Archiviata (supponevo per sempre) l’esperienza “Mucchio Selvaggio” (cinque anni e mezzo che dire “formativi” è un eufemismo) era tempo di lanciarsi in un’avventura che sarà relativamente breve, stressante, a tratti esaltante, alla fine schiantante: “Velvet”. Da un mese all’altro “Bassifondi” si trasformava in “Cheap Thills” e con quale disco inaugurare il nuovo corso della rubrica se non con il capolavoro da cui prendeva il nome?
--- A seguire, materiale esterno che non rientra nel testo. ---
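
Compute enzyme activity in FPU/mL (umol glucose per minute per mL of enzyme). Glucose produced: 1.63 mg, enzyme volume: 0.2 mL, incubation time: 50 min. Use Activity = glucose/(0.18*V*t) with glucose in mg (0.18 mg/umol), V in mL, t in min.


Activity = glucose_mg / (0.18 mg/umol * V_mL * t_min)
= 1.63 / (0.18 * 0.2 * 50)
= 0.9056 FPU/mL

0.9056 FPU/mL


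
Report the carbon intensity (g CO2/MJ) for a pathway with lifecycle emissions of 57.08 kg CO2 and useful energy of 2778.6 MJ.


CI = CO2 * 1000 / E
= 57.08 * 1000 / 2778.6
= 20.5427 g CO2/MJ

20.5427 g CO2/MJ


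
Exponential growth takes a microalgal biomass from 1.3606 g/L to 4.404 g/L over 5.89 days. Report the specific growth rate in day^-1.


mu = ln(X2/X1) / dt
= ln(4.404/1.3606) / 5.89
= 0.1994 per day

0.1994 per day


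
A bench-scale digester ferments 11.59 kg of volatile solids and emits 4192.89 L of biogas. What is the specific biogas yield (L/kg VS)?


Y = V / VS
= 4192.89 / 11.59
= 361.7679 L/kg VS

361.7679 L/kg VS


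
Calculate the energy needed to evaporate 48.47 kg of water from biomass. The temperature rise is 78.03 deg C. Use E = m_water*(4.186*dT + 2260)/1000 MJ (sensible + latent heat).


E = m_water * (4.186 * dT + 2260) / 1000
= 48.47 * (4.186 * 78.03 + 2260) / 1000
= 125.3741 MJ

125.3741 MJ


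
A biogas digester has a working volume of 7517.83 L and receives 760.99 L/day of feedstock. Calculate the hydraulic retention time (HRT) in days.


HRT = V / Q
= 7517.83 / 760.99
= 9.8790 days

9.8790 days


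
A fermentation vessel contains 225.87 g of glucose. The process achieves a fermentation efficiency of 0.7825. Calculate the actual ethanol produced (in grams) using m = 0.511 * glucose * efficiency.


Actual ethanol: m = 0.511 * 225.87 * 0.7825
m = 90.3158 g

90.3158 g


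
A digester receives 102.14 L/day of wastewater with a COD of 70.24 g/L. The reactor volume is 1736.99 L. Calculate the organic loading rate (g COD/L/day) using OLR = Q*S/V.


OLR = Q * S / V
= 102.14 * 70.24 / 1736.99
= 4.1303 g/L/day

4.1303 g/L/day


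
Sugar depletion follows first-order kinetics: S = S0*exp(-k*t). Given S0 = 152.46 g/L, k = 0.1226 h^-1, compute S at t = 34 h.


S = S0 * exp(-k * t)
S = 152.46 * exp(-0.1226 * 34)
S = 2.3596 g/L

2.3596 g/L


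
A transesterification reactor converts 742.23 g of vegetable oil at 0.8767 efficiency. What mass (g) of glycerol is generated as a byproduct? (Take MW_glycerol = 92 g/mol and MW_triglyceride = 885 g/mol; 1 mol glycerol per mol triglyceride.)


glycerol = oil * conv * (92/885)
= 742.23 * 0.8767 * 92 / 885
= 67.6447 g

67.6447 g


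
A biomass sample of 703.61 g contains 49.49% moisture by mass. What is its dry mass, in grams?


Wd = Ww * (1 - MC/100)
= 703.61 * (1 - 49.49/100)
= 355.3934 g

355.3934 g


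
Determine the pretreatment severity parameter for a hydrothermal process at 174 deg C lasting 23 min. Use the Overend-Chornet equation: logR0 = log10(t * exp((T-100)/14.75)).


logR0 = log10(t * exp((T - 100) / 14.75))
= log10(23 * exp((174 - 100) / 14.75))
= 3.5406

3.5406


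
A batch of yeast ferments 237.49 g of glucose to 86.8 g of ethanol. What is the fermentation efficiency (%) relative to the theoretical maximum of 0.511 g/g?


Fermentation efficiency = (actual / (0.511 * glucose)) * 100
= (86.8 / (0.511 * 237.49)) * 100
= 71.5243%

71.5243%


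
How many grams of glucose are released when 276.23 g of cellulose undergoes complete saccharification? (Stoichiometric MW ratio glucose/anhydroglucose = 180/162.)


glucose = cellulose * 180/162
= 276.23 * 180/162
= 306.9222 g

306.9222 g


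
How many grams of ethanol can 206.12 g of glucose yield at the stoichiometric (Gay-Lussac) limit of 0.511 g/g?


Theoretical ethanol yield: m_EtOH = 0.511 * m_glucose
m_EtOH = 0.511 * 206.12 = 105.3273 g

105.3273 g


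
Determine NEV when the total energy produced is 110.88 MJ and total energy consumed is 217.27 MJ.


NEV = E_out - E_in
= 110.88 - 217.27
= -106.3900 MJ

-106.3900 MJ


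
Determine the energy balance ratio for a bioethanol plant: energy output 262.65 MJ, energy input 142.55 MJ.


EROI = E_out / E_in
= 262.65 / 142.55
= 1.8425

1.8425


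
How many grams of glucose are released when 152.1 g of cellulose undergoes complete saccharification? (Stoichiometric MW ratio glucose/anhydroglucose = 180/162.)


glucose = cellulose * 180/162
= 152.1 * 180/162
= 169.0000 g

169.0000 g


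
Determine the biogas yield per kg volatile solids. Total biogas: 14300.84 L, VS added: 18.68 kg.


Y = V / VS
= 14300.84 / 18.68
= 765.5696 L/kg VS

765.5696 L/kg VS


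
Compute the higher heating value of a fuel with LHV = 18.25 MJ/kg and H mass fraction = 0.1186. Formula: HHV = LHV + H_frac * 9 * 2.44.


HHV = LHV + H_frac * 9 * 2.44
= 18.25 + 0.1186 * 9 * 2.44
= 20.8545 MJ/kg

20.8545 MJ/kg


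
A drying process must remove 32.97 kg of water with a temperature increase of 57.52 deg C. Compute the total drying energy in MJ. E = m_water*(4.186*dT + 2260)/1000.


E = m_water * (4.186 * dT + 2260) / 1000
= 32.97 * (4.186 * 57.52 + 2260) / 1000
= 82.4507 MJ

82.4507 MJ


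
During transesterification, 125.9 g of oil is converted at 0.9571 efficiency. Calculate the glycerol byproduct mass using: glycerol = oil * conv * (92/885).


glycerol = oil * conv * (92/885)
= 125.9 * 0.9571 * 92 / 885
= 12.5264 g

12.5264 g


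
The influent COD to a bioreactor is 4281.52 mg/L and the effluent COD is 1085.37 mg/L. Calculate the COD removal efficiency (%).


eta = (COD_in - COD_out) / COD_in * 100
= (4281.52 - 1085.37) / 4281.52 * 100
= 74.6499%

74.6499%


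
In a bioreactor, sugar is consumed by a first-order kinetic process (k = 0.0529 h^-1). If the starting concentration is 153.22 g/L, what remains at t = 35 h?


S = S0 * exp(-k * t)
S = 153.22 * exp(-0.0529 * 35)
S = 24.0558 g/L

24.0558 g/L


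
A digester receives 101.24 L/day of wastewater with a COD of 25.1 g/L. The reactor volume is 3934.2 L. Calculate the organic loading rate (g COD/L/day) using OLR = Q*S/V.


OLR = Q * S / V
= 101.24 * 25.1 / 3934.2
= 0.6459 g/L/day

0.6459 g/L/day


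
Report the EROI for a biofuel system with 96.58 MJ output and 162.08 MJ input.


EROI = E_out / E_in
= 96.58 / 162.08
= 0.5959

0.5959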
A “Velvet” darò “a piece of my heart” e – nonostante tutto – non me ne sono mai pentito.
Tre participi presenti in un solo periodo sono un record per il giornalismo!
Come dimenticare quegli articoli… nella redazione di Cheap Thrills c’era tantissimo cuore e altrettanza chiarezza e competenza, senza bisogno di azzardare improbabili metafore e analogismi, senza coniare termini per inventare generi e contaminazioni.
Caro Eddy, tu hai dato un pezzo del tuo cuore a Velvet, senza pentirtene giustamente, ed io me ne innamorai, senza rimpianti.
Nella prima e seconda fase Velvet è stata per me la più importante esperienza di lettura di critica musicale.
Articoli così ben scritti e nel contempo emotivamente così entusiasmanti e coinvolgenti non è stato così frequente rileggerli dopo Velvet.
Nel caso specifico si trattava di un disco di forti emozioni descritto con coinvolgente passione.